UTS researchers to evaluate Unilever NZ four-day work week
Unilever NZ will trial a four-day work week at full pay, with UTS Business School researchers measuring the impact.
UTS Business School researchers will measure the impact of global corporate Unilever allowing employees to work four days a week on full pay at their New Zealand office. The study will focus on productivity and wellbeing across the one-year trial.
Participating employees will retain their salaries at 100 percent while working only 80 per cent of the time, with flexibility to determine when and how they will work best within the new structure.
“The Covid-19 upheaval of standard working practices has given momentum to the potential for a four-day work week,” said Professor Bronwen Dalton, Head of UTS Management.
“We've learned during the pandemic that work is not tied to time and space the way it used to be. We can work anywhere. And any time. We’ve seen improvements in digital technology, and we’ve become more comfortable and confident using it.
“Though this collaboration, we hope to better understand both business and employee outcomes of this new way of working, as well as share these lessons with other businesses,” she said.
Our goal is to measure performance on output, not time.
Unilever NZ Managing Director Nick Bangs
UTS senior lecturer in human resource management, Dr Robyn Johns, said there are likely to be advantages for both employees and the organisation.
"For the employee, the benefits are concerned with both on the job and off the job facets of job satisfaction; for the organisation the advantages are related to various dimensions of productivity including reduced turnover, absenteeism, and tardiness,” she said.
Unilever New Zealand Managing Director Nick Bangs said the aim of the 4-day work week trial, which will run until December 2021, is to improve staff wellbeing and increase productivity while maintaining a competitive edge.
“The initiative builds off Unilever’s ambition to enhance the wellbeing of both its people and business. This is about removing the barriers that limit value creation and slow us down, and focusing our energies on creating impact and delivering results,” said Mr Bangs.
“Our goal is to measure performance on output, not time. We believe the old ways of working are outdated and no longer fit for purpose,” he said.
Professor Dalton said the push for a four-day work week is accelerating because firms want to attract the best and brightest employees, lessen their carbon footprint by reducing commuting time, and lower office space expenses.

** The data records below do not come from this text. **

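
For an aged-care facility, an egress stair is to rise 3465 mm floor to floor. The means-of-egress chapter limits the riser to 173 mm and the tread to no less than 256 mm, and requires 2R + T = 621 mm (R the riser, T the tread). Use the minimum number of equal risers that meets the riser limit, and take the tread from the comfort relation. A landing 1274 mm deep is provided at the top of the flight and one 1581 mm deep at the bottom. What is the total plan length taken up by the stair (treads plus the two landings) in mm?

8675 mm

3465 / 173 = 20.029 → round up to 21 risers.
Riser R = 3465 / 21 = 165 mm, within the 173 mm limit.
Tread T = 621 − 2 × 165 = 291 mm (≥ 256 mm).
Going = (21 − 1) × 291 = 5820 mm.
Add landings: 5820 + 1274 + 1581 = 8675 mm.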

To enable the move to the 4-day week logic, Unilever will train some of its employees in Agile, a project management method that breaks work into short phases, and eliminates unnecessary bureaucracy and tasks that adds no value. It’s about being responsive and adaptive.
“Greater flexibility in work-life balance can mean that employees can spend more time with family and friends, improving their mental and physical wellbeing, as well as enhancing their energy and focus to pursue their career ambitions,” said Professor Dalton.
“A lot of people think that maybe if employees are working less hours that it follows that less work will get done.
“In fact, one country that works some of the least hours is Germany, and it is a highly productive economy, so the numbers of hours worked is not tied to productivity, and research backs that up,” she said.
Unilever NZ imports and distributes a variety of consumer products, including Lipton, Bushells, Dove, Rexona, Lynx, Vaseline, Persil, Surf, Continental, Toni & Guy, Choysa, Ben & Jerry's and Streets.
While the trial is limited to New Zealand only at this stage, Unilever will explore the possibility of what this could mean for its ways of working on a broader scale in the future.